You can even hire an e-bike at the conveniently located point in Lowther. Travel light and plan your journey along a range of handy refreshment points. We promise, there is no greater way to see the Lake District in all its glory.
Holker Hall has the accolade of having never been sold throughout its over 400-year history. Home to Lady Cavendish and her husband, Tor McClaren, the country house welcomes visitors with open arms and is a great insight into the country estate culture that was made famous by its portrayal in the popular TV series, Downton Abbey.
The 16th-century building has undergone a facelift or two throughout its time, with the structure set within incredibly beautiful countryside. Its gardens merge into the Lake District parkland, and the Lakeland Hills are nestled in the distance. The lovely, landscaped grounds host an adventure playground and picnic area, and you can buy the finest local produce at the Holker Food Hall onsite.
Grizedale Forest is one of the jewels in the crown of the Lake District. A great place for a walk or cycle, there are stunning views at every corner in this natural oasis. Hilly terrain combines with forested peaks to paint a picture that few other places in the UK can. Segway treks are a great way to get about, and kids love the Ziptrekking and tree top adventures here.

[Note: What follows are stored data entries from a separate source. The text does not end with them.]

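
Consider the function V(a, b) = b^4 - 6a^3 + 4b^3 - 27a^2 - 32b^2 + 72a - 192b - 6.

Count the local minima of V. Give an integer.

V separates as a function of a plus a function of b, so ∇V=0 decouples.
∂V/∂a = -18(a - 1)(a + 4) = 0 at a ∈ {-4, 1}; ∂V/∂b = 4(b - 4)(b + 3)(b + 4) = 0 at b ∈ {-4, -3, 4}.
The Hessian is diagonal: diag(V_aa, V_bb). Second derivatives: V_aa(-4)=90, V_aa(1)=-90; V_bb(-4)=32, V_bb(-3)=-28, V_bb(4)=224.
Local minima occur where both diagonal entries positive: (-4, -4), (-4, 4). Count: 2.

2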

As you head through the forest, you’ll notice a range of intriguing sculptures dotted throughout. It uses natural materials in an award-winning artistic way, definitely one for the cameras. An area steeped in history, the visitor’s centre is hosted by the former Grizedale Hall, which was where prisoners of war were incarcerated during the Second World War.
Kendal is the third largest town in Cumbria, located the very edge of the Lake District. A quaint place that’s home to over 25,000 residents, it’s famous for its mint cake that was discovered accidentally by Joseph Wiper. Another Lake District place with an intriguing history, Kendal’s centre was built around fortified alleyways that allowed local people to shelter from the Anglo-Scottish raiders in the 13th-century.
The ruins of Kendal Castle are worth a visit, as are Quaker Tapestry Museum and the historic Miller Bridge that runs through the centre of the town. Perhaps the most intriguing sight of today comes in the form Alavana Roman Fort that’s located close to the River Kent just south of the town. Thought to have been occupied until 270, artefacts from the settlement can be found in Kendal Museum.
Lakeland Motor Museum is home to a prestigious collection of cars in a fairly random location near the banks of Lake Windermere. Over 30,000 exhibits are housed here, representing road transport’s coming of age in the 20th-century. More than 100 years of motor history is portrayed, with car-themed memorabilia also displayed in what can only be described as the icing on the cake for any petrol head.
The local area’s history with motors is also covered, and a series of recreations show what business life was like in the Lake District in times gone by. A 1920s garage and 1950s cage are the highlights, putting into perspective an era that contained massive social change, on and off the road. One of the best museums in the UK, this place is a must-see thing to do in the Lake District.